A latency stats tracking package

The LatencyUtils package includes useful utilities for tracking latencies. Especially in common in-process recording scenarios, which can exhibit significant coordinated omission sensitivity without proper handling. LatencyStats instances are used to track recorded latencies in the common use case the often follow this pattern:

 LatencyStats myOpStats = new LatencyStats();

 // During normal operation, record all operation latencies into a LatencyStats instance:

 long startTime = System.nanoTime();
 // Perform operation:
 // Record operation latency:
 myOpStats.recordLatency(System.nanoTime() - startTime);

 // Later, report on stats collected:
 Histogram intervalHistogram = myOpStats.getIntervalHistogram();

 intervalHistogram.getHistogramData().outputPercentileDistribution(System.out, 1000000.0);

The problem

Latency tracking of in-process operations usually consists simple time sampling around a tracked operation. E.g. a database read operation for which latency statistics are being developed may be surrounded by time measurement operation immediately before and after the operation is performed, with the difference in time recorded in some aggregate statistics gathering form (average, std. deviation, histogram,. etc.) which is later used to report on the experienced latency behavior of the tracked operation.

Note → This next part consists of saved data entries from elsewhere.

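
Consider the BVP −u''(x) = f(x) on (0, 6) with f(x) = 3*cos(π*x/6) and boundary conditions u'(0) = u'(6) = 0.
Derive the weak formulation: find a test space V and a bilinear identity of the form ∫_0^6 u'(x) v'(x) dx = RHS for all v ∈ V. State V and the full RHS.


V = H^1(0, 6) (no boundary constraint on v; u is determined up to an additive constant); weak form: ∫_0^6 u'v' dx = ∫_0^6 (3*cos(π*x/6)) v dx for all v ∈ V.

Multiply both sides by a test function v and integrate from 0 to 6:
  ∫_0^6 −u''(x) v(x) dx = ∫_0^6 f(x) v(x) dx.
Integrate the LHS by parts once:
  ∫_0^6 −u'' v dx = −[u'(x) v(x)]_0^6 + ∫_0^6 u'(x) v'(x) dx.
Thus ∫_0^6 u'(x) v'(x) dx = ∫_0^6 f(x) v(x) dx + [u'(x) v(x)]_0^6.
Choose V so that boundary terms are either known or forced to vanish.
u has homogeneous Neumann: u'(0) = u'(6) = 0. So [u' v]_0^6 = 0·v(6) − 0·v(0) = 0 for any v; take V = H^1(0, 6).
Weak formulation: find u (satisfying any essential BC) such that ∫_0^6 u'(x) v'(x) dx = ∫_0^6 f v dx for all v ∈ V (homogeneous Neumann, so boundary terms vanish).
Substituting f(x) = 3*cos(π*x/6), the right-hand side is ∫_0^6 (3*cos(π*x/6)) v dx.
Compatibility check (pure Neumann): taking v ≡ 1 ∈ V gives 0 = ∫_0^6 f dx + (0) − (0), i.e. ∫_0^6 f dx must equal u'(0) − u'(6) = 0. Indeed ∫_0^6 (3*cos(π*x/6)) dx = 0, so the data are compatible. The solution is then unique only up to an additive constant (fix it e.g. by requiring ∫_0^6 u dx = 0).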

The problem with this extremely common form of latency behavior tracking is that whenever pauses occur in the system, latency statistics become significantly skewed toward falsely-optimistic values. This occurs in two key ways:

  • When a pause occurs during a tracked operation, a single long recorded latency will appear in the recorded values, with no long latencies associated with any pending requests that may be stalled by the pause.
  • When a pause occurs outside of the tracked operation (and outside of the tracked time window) no long latency value would be recorded, even though any requested operation would be stalled by the pause.

The Solution

The LatencyStats class is designed for simple, drop-in use as a latency behavior recording object in common in-process latency recording and tracking situations. LatencyStats includes under-the-hood tracking and correction of pause effects, compensating for coordinated omission. It does so by using pluggable pause detectors and interval estimators that together with LatencyStats will transparently produce corrected histogram values for the recorded latency behavior.